One hundred and thirty years of recorded sound history—from the earliest extant recordings to today’s “born digital” formats—will be explored when collectors, archivists, audio engineers, and recording historians convene for the 46th Annual Conference of the Association for Recorded Sound Collections in Rochester from Wednesday, May 16, through Saturday, May 19. Hosted by the Eastman School of Music, sessions will focus on a full range of musical genres, artists and performances, as well as the timely issues of audio preservation and restoration, public access, and copyright reform.
Sessions on topics of local interest include:
Flour/Flower Power: Rochester’s Music from Jenny Lind to George Eastman.
Gerry Szymanski, reserves and digital services librarian in Eastman School’s Sibley Music Library, will explore the early music history of Rochester from the visit of “Swedish Nightingale” Jenny Lind in 1851 through the grand opening of the Eastman Theatre with the film Prisoner of Zenda.
The Flowering of the Phonograph in the Flower City. The phonograph came to Rochester on May 20, 1878, a short time after the formation of the Edison Speaking Phonograph Company. Locally based sound historian and author Tim Fabrizio will trace Rochester’s journey through the early history of recorded sound.
Howard Hanson on Record. For 40 years, Howard Hanson was the director of the Eastman School of Music, and is remembered as one of America’s great 20th century composers. As a conductor Hanson was deeply involved in sound recording, not only as an interpreter but also in its technical aspects. David Lewis will illustrate Hanson’s major recording achievements.
My Black Mama: The Influence and Significance of Son House Records. Daniel Beaumont, associate professor in the University of Rochester’s Department of Religion and Classics and author of a book on bluesman Son House, will explore two phases of Son House’s career, from the influence of the blues on the pre-WWII African American community to his “rediscovery” in the 1960s, and the relation of the blues to the youth culture, including rock musicians such as the Rolling Stones, Led Zeppelin, and Jack White.
Phonographs and Music Machines in Silent and Early Sound Films. Motion pictures and sound recording developed together, with phonographs and records often having dramatic functions in “silent” films, as each technology was capable of doing something the other could not. Philip Carli will illustrate this premise with images from films made in the 1910s to 1920s, showing how sound recording influenced American life, and also the ingenuity filmmakers’ conceptions of what sound recording could and would eventually do. Carli received his master’s and doctoral degrees at the Eastman School, has developed and taught a course on recorded sound, and is known internationally as a silent film accompanist.
An Historical Survey of the Eastman Audio Archive.
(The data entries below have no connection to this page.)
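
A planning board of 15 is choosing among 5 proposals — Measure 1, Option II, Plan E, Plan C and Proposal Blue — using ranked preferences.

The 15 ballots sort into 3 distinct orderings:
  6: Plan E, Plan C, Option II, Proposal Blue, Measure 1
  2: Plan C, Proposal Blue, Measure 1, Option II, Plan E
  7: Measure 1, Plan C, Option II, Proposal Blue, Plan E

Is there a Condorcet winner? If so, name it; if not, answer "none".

Pairwise majorities:
Measure 1–Option II: Measure 1 9–6.
Measure 1 vs Plan E: Measure 1 wins 9–6.
Measure 1–Plan C: Plan C 8–7.
Measure 1–Proposal Blue: Proposal Blue 8–7.
Option II vs Plan E: Option II wins 9–6.
Option II vs Plan C: Plan C wins 15–0.
Option II vs Proposal Blue: Option II, 13–2.
Plan E vs Plan C: Plan C, 9–6.
Plan E–Proposal Blue: Proposal Blue 9–6.
Plan C vs Proposal Blue: Plan C wins 15–0.
Only Plan C has no losses; Plan C is the Condorcet winner.

Plan C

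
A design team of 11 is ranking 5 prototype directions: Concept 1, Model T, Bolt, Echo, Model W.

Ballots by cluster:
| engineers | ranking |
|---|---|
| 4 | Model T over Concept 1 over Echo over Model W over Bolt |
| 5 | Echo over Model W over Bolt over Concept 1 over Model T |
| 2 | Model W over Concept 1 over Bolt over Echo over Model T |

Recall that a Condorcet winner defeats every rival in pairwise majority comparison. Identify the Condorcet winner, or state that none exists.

none

Pairwise majorities:
Concept 1 vs Model T: Concept 1, 7–4.
Concept 1–Bolt: Concept 1 6–5.
Concept 1 vs Echo: Concept 1, 6–5.
Concept 1–Model W: Model W 7–4.
Model T–Bolt: Bolt 7–4.
Model T vs Echo: Echo wins 7–4.
Model T–Model W: Model W 7–4.
Bolt vs Echo: Echo, 9–2.
Bolt vs Model W: Model W wins 11–0.
Echo–Model W: Echo 9–2.
Every design loses at least once (Concept 1 loses to Model W; Model T loses to Concept 1; Bolt loses to Concept 1; Echo loses to Concept 1; Model W loses to Echo). The majority relation contains the cycle Concept 1 → Echo → Model W → Concept 1, so there is no Condorcet winner.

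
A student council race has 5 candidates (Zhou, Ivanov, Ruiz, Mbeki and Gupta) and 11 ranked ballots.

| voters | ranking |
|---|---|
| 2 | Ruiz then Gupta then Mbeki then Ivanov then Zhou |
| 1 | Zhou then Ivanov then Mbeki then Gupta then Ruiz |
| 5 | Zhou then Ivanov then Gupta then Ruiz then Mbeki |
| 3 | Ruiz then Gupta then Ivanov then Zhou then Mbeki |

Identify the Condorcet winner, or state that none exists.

Zhou

Head-to-head results (11 voters):
Zhou vs Ivanov: Zhou is ranked higher on 1+5 = 6 ballots, Ivanov on 5. Zhou wins 6–5.
Zhou–Ruiz: Zhou 6–5.
Zhou vs Mbeki: Zhou wins 9–2.
Zhou vs Gupta: Zhou is ranked higher on 1+5 = 6 ballots, Gupta on 5. Zhou wins 6–5.
Ivanov vs Ruiz: Ivanov is ranked higher on 1+5 = 6 ballots, Ruiz on 5. Ivanov wins 6–5.
Ivanov vs Mbeki: 1+5+3 = 9 for Ivanov, 2 for Mbeki — Ivanov by 9–2.
Ivanov vs Gupta: Ivanov wins 6–5.
Ruiz–Mbeki: Ruiz 10–1.
Ruiz vs Gupta: Gupta wins 6–5.
Mbeki vs Gupta: Gupta, 10–1.
Zhou defeats every rival head-to-head and is the Condorcet winner.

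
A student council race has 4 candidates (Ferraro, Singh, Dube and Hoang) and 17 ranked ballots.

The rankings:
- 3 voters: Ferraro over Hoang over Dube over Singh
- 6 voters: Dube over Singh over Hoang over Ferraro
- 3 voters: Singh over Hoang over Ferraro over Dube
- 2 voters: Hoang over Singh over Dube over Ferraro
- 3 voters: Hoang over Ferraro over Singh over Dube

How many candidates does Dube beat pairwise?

1

Dube against each rival (17 voters):
Dube vs Ferraro: 6+2 = 8 for Dube, 9 for Ferraro — Ferraro by 9–8.
Dube vs Singh: Dube is ranked higher on 3+6 = 9 ballots, Singh on 8. Dube wins 9–8.
Dube vs Hoang: 6 for Dube, 11 for Hoang — Hoang by 11–6.
Dube beats Singh; loses to Ferraro, Hoang — 1 pairwise win.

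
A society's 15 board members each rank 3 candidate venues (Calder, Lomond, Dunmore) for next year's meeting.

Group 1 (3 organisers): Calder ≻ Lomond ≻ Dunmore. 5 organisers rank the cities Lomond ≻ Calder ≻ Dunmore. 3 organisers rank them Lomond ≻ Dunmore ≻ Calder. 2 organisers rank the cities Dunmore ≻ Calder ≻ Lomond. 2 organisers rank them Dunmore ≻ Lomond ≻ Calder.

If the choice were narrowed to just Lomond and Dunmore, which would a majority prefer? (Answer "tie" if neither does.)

Ballots ranking Lomond above Dunmore: 3 + 5 + 3 = 11.
Ballots ranking Dunmore above Lomond: 15 − 11 = 4.
Lomond wins the head-to-head 11–4.

Lomond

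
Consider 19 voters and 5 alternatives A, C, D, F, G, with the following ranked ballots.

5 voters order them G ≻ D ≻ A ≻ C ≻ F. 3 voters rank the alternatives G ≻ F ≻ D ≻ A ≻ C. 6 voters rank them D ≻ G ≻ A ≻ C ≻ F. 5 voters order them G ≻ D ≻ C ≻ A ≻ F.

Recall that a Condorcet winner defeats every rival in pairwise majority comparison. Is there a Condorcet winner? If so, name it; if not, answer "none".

G

Pairwise majorities:
A vs C: A, 14–5.
A–D: D 19–0.
A vs F: A wins 16–3.
A vs G: G wins 19–0.
C vs D: D wins 19–0.
C vs F: C wins 16–3.
C vs G: G wins 19–0.
D–F: D 16–3.
D–G: G 13–6.
F vs G: G wins 19–0.
Only G has no losses; G is the Condorcet winner.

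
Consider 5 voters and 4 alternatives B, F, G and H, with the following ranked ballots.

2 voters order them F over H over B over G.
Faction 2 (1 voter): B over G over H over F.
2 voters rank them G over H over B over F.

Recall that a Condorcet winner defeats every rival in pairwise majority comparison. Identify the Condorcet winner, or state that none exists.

none

Head-to-head results (5 voters):
B vs F: B is ranked higher on 1+2 = 3 ballots, F on 2. B wins 3–2.
B vs G: 2+1 = 3 for B, 2 for G — B by 3–2.
B vs H: B preferred on 1 ballot; H wins 4–1.
F vs G: F preferred on 2 ballots; G wins 3–2.
F vs H: 2 for F, 3 for H — H by 3–2.
G vs H: G preferred on 1+2 = 3 ballots; G wins 3–2.
Each alternative drops at least one matchup (B loses to H; F loses to B; G loses to B; H loses to G); the cycle B → G → H → B rules out a Condorcet winner.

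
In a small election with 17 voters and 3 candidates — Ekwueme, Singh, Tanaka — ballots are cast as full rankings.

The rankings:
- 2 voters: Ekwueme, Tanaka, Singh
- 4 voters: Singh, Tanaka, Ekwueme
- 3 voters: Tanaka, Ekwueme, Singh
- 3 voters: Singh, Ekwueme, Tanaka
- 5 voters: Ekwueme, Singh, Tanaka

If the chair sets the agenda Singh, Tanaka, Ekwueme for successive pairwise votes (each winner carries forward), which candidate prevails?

Ekwueme

Round 1: Singh vs Tanaka — 12–5, Singh advances.
Round 2: Singh vs Ekwueme — 7–10, Ekwueme advances.
Ekwueme survives the agenda.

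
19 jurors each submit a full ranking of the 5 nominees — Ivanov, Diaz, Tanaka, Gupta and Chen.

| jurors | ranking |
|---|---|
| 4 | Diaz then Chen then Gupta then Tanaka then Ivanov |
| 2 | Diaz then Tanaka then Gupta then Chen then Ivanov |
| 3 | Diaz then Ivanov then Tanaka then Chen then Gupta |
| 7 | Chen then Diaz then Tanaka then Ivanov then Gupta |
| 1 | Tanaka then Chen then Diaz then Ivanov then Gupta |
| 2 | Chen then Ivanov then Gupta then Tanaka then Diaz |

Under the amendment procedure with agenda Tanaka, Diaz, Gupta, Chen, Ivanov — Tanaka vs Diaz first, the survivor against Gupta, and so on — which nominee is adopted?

Round 1: Tanaka vs Diaz — 3–16, Diaz advances.
Round 2: Diaz vs Gupta — 17–2, Diaz advances.
Round 3: Diaz vs Chen — 9–10, Chen advances.
Round 4: Chen vs Ivanov — 16–3, Chen advances.
Chen survives the agenda.

Chen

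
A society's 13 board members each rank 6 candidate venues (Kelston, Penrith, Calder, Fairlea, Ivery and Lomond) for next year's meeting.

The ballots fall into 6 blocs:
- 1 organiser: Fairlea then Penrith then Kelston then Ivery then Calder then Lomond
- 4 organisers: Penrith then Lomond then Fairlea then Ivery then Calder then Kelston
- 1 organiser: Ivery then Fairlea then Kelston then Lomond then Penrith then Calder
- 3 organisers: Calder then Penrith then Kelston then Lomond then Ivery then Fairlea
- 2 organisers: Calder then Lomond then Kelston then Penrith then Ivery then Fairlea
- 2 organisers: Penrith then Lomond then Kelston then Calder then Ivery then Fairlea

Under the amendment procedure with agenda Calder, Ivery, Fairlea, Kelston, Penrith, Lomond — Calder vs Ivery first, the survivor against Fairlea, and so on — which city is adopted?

Penrith

Round 1: Calder vs Ivery — 7–6, Calder advances.
Round 2: Calder vs Fairlea — 7–6, Calder advances.
Round 3: Calder vs Kelston — 9–4, Calder advances.
Round 4: Calder vs Penrith — 5–8, Penrith advances.
Round 5: Penrith vs Lomond — 10–3, Penrith advances.
Penrith survives the agenda.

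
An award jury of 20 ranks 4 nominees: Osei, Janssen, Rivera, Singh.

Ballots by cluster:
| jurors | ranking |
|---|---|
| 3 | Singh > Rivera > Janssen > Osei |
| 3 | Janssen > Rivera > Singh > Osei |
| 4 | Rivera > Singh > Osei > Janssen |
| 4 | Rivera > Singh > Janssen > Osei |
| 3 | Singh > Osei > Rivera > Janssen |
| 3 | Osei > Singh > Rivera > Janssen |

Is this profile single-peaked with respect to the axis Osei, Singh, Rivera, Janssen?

yes

Axis positions: Osei=1, Singh=2, Rivera=3, Janssen=4.
Cluster 1 (peak Singh at position 2): ranking walks positions 2-3-4-1, expanding outward from the peak — single-peaked.
Cluster 2 (peak Janssen at position 4): ranking walks positions 4-3-2-1, expanding outward from the peak — single-peaked.
Cluster 3 (peak Rivera at position 3): ranking walks positions 3-2-1-4, expanding outward from the peak — single-peaked.
Cluster 4 (peak Rivera at position 3): ranking walks positions 3-2-4-1, expanding outward from the peak — single-peaked.
Cluster 5 (peak Singh at position 2): ranking walks positions 2-1-3-4, expanding outward from the peak — single-peaked.
Cluster 6 (peak Osei at position 1): ranking walks positions 1-2-3-4, expanding outward from the peak — single-peaked.
Every ranking is single-peaked on this axis.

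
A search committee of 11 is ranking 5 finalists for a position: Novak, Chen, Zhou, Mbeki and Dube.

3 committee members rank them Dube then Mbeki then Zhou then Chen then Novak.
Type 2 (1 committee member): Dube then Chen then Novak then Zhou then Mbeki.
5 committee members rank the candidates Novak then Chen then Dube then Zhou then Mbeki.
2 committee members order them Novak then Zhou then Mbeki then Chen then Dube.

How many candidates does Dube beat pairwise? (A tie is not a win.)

2

Dube against each rival (11 committee members):
Dube–Novak: Novak 7–4.
Dube vs Chen: Dube is ranked higher on 3+1 = 4 ballots, Chen on 7. Chen wins 7–4.
Dube vs Zhou: 9 to 2, Dube.
Dube–Mbeki: Dube 9–2.
Dube beats Zhou, Mbeki; loses to Novak, Chen — 2 pairwise wins.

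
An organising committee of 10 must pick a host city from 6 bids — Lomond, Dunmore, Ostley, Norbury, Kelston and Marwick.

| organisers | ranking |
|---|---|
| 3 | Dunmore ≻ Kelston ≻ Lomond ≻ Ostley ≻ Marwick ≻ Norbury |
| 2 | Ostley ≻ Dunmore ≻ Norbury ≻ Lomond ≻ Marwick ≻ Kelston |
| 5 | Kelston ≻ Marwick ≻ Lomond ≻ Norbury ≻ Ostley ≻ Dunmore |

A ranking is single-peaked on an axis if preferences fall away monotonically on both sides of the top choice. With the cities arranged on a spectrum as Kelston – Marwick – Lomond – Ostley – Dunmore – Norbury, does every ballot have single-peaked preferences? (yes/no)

Axis positions: Kelston=1, Marwick=2, Lomond=3, Ostley=4, Dunmore=5, Norbury=6.
Faction 1: ranking walks positions 5-1-3-4-2-6; Kelston is ranked above Ostley even though Ostley lies between Kelston and the peak Dunmore on the axis — preferences dip and rise again. Not single-peaked.
Faction 2 (peak Ostley at position 4): ranking walks positions 4-5-6-3-2-1, expanding outward from the peak — single-peaked.
Faction 3: ranking walks positions 1-2-3-6-4-5; Norbury is ranked above Ostley even though Ostley lies between Norbury and the peak Kelston on the axis — preferences dip and rise again. Not single-peaked.
Faction 1 violates single-peakedness, so the profile is not single-peaked on this axis.

no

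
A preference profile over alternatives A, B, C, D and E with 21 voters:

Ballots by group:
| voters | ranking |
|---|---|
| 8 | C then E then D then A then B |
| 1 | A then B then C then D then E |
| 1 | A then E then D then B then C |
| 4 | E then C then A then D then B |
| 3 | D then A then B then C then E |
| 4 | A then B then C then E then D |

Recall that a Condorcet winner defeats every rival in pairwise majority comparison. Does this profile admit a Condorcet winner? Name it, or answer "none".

C

Pairwise majorities:
A vs B: A is ranked higher on 8+1+1+4+3+4 = 21 ballots, B on 0. A wins 21–0.
A vs C: A is ranked higher on 1+1+3+4 = 9 ballots, C on 12. C wins 12–9.
A vs D: 1+1+4+4 = 10 for A, 11 for D — D by 11–10.
A vs E: A preferred on 1+1+3+4 = 9 ballots; E wins 12–9.
B vs C: 1+1+3+4 = 9 for B, 12 for C — C by 12–9.
B vs D: 1+4 = 5 for B, 16 for D — D by 16–5.
B vs E: 8 to 13, E.
C vs D: 8+1+4+4 = 17 for C, 4 for D — C by 17–4.
C vs E: 8+1+3+4 = 16 for C, 5 for E — C by 16–5.
D vs E: 4 to 17, E.
Only C has no losses; C is the Condorcet winner.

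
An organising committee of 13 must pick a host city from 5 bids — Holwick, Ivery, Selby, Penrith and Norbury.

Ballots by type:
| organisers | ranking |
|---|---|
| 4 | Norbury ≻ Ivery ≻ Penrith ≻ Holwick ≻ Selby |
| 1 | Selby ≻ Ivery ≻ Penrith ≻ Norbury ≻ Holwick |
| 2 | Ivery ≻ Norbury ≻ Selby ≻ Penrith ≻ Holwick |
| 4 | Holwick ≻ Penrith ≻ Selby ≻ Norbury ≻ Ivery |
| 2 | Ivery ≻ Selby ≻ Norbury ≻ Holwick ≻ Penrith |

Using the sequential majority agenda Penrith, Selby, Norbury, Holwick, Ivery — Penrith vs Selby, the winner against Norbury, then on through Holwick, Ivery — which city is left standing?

Round 1: Penrith vs Selby — 8–5, Penrith advances.
Round 2: Penrith vs Norbury — 5–8, Norbury advances.
Round 3: Norbury vs Holwick — 9–4, Norbury advances.
Round 4: Norbury vs Ivery — 8–5, Norbury advances.
Norbury survives the agenda.

Norbury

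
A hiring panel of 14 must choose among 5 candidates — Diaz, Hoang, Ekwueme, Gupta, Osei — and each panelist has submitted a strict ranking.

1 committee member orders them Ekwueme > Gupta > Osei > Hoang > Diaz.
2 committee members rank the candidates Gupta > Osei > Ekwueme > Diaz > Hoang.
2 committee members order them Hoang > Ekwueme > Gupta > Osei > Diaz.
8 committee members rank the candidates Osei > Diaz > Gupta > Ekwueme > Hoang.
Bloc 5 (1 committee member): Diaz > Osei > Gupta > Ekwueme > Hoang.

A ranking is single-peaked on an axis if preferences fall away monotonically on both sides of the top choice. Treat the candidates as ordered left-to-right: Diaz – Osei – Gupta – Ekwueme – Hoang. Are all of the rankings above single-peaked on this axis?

yes

Axis positions: Diaz=1, Osei=2, Gupta=3, Ekwueme=4, Hoang=5.
Bloc 1 (peak Ekwueme at position 4): ranking walks positions 4-3-2-5-1, expanding outward from the peak — single-peaked.
Bloc 2 (peak Gupta at position 3): ranking walks positions 3-2-4-1-5, expanding outward from the peak — single-peaked.
Bloc 3 (peak Hoang at position 5): ranking walks positions 5-4-3-2-1, expanding outward from the peak — single-peaked.
Bloc 4 (peak Osei at position 2): ranking walks positions 2-1-3-4-5, expanding outward from the peak — single-peaked.
Bloc 5 (peak Diaz at position 1): ranking walks positions 1-2-3-4-5, expanding outward from the peak — single-peaked.
Every ranking is single-peaked on this axis.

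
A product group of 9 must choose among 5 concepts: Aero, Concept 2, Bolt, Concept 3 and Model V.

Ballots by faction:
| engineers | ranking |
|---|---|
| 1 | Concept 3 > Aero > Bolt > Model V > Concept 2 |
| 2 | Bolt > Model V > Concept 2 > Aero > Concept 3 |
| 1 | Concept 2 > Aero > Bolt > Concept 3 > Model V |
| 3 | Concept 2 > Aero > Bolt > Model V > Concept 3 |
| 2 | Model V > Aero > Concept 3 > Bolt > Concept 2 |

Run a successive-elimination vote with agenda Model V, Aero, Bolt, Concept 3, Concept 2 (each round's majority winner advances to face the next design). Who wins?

Concept 2

Round 1: Model V vs Aero — 4–5, Aero advances.
Round 2: Aero vs Bolt — 7–2, Aero advances.
Round 3: Aero vs Concept 3 — 8–1, Aero advances.
Round 4: Aero vs Concept 2 — 3–6, Concept 2 advances.
The agenda winner is Concept 2.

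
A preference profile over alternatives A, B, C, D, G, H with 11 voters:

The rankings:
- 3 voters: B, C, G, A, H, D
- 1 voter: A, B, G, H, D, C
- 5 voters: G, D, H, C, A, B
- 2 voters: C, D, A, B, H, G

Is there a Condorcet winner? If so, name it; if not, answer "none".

none

Pairwise majorities:
A–B: A 8–3.
A vs C: C, 10–1.
A–D: D 7–4.
A vs G: G wins 8–3.
A vs H: A, 6–5.
B–C: C 7–4.
B–D: D 7–4.
B–G: B 6–5.
B–H: B 6–5.
C–D: D 6–5.
C–G: G 6–5.
C vs H: H, 6–5.
D vs G: G, 9–2.
D vs H: D wins 7–4.
G vs H: G wins 9–2.
Every alternative loses at least once (A loses to C; B loses to A; C loses to D; D loses to G; G loses to B; H loses to A). The majority relation contains the cycle A → B → G → A, so there is no Condorcet winner.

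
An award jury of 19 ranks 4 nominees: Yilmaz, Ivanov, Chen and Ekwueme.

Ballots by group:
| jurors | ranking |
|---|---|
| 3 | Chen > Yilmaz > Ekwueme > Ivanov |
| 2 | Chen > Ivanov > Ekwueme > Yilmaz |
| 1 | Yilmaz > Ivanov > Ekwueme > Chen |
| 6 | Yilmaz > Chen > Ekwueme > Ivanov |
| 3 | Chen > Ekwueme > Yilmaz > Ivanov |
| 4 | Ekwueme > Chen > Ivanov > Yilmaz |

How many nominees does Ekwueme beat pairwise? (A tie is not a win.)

Ekwueme against each rival (19 jurors):
Ekwueme–Yilmaz: Yilmaz 10–9.
Ekwueme vs Ivanov: 16 to 3, Ekwueme.
Ekwueme vs Chen: 5 to 14, Chen.
Ekwueme beats Ivanov; loses to Yilmaz, Chen — 1 pairwise win.

1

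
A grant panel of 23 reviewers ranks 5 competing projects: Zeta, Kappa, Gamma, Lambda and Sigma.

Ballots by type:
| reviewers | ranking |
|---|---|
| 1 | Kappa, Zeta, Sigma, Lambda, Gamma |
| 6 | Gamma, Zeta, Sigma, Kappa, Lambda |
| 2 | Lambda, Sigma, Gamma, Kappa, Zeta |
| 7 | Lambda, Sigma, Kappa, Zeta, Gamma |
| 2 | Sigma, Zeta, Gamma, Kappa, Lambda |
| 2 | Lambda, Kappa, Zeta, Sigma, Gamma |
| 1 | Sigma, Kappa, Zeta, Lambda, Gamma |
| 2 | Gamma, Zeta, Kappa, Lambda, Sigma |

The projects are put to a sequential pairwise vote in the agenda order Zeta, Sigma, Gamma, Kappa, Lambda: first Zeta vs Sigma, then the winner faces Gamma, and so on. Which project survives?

Round 1: Zeta vs Sigma — 11–12, Sigma advances.
Round 2: Sigma vs Gamma — 15–8, Sigma advances.
Round 3: Sigma vs Kappa — 18–5, Sigma advances.
Round 4: Sigma vs Lambda — 10–13, Lambda advances.
The agenda winner is Lambda.

Lambda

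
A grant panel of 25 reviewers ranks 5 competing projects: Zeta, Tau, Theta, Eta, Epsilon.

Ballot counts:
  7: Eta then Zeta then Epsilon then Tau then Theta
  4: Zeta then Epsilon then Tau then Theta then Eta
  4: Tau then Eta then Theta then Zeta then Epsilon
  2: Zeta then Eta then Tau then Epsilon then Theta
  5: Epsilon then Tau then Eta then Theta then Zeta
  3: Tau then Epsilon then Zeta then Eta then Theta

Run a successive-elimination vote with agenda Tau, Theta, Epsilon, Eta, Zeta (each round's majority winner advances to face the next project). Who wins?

Round 1: Tau vs Theta — 25–0, Tau advances.
Round 2: Tau vs Epsilon — 9–16, Epsilon advances.
Round 3: Epsilon vs Eta — 12–13, Eta advances.
Round 4: Eta vs Zeta — 16–9, Eta advances.
Eta survives the agenda.

Eta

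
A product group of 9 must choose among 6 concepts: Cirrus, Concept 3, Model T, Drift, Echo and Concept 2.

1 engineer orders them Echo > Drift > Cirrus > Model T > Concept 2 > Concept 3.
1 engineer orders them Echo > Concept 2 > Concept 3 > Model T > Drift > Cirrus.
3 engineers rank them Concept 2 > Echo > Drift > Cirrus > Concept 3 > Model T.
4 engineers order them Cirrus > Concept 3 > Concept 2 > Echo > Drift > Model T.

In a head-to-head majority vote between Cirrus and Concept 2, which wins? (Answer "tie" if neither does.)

Ballots ranking Cirrus above Concept 2: 1 + 4 = 5.
Ballots ranking Concept 2 above Cirrus: 9 − 5 = 4.
Cirrus wins the head-to-head 5–4.

Cirrus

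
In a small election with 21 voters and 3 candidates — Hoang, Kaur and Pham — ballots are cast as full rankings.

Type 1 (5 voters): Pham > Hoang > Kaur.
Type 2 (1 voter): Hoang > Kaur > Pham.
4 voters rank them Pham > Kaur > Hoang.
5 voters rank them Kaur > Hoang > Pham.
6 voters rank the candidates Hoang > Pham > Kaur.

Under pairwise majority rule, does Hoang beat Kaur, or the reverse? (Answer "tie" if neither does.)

Ballots ranking Hoang above Kaur: 5 + 1 + 6 = 12.
Ballots ranking Kaur above Hoang: 21 − 12 = 9.
Hoang wins the head-to-head 12–9.

Hoang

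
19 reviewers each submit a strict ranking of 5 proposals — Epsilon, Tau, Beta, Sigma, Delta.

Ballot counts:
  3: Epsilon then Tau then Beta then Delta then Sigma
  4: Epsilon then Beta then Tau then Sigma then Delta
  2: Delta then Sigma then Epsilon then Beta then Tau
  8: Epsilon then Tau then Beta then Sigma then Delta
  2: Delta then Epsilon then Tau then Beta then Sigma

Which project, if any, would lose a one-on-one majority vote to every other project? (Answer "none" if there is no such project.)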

In the early 1930s, the Eastman School of Music began to capture its performances on instantaneous disc; today the Eastman Audio Archive (EAA) holds recordings of more than 35,000 performances, including the long-running American Composers Concerts and Festivals of American Music. David Peter Coppen, special collections librarian and archivist in the Sibley Music Library, will provide an overview of the EAA, which offers much research potential to historians of American music.
All events will take place at the Radisson Hotel Rochester Riverside in the downtown Rochester. The conference is open to the general public. The full conference program as well as abstracts for each session and a registration form may be found at: http://www.arsc-audio.org/conference/.
ARSC is a nonprofit organization dedicated to the preservation and study of sound recordings, in all genres of music and speech, from all periods. The annual conference brings together a unique mix of over 200 experts from the United States and abroad.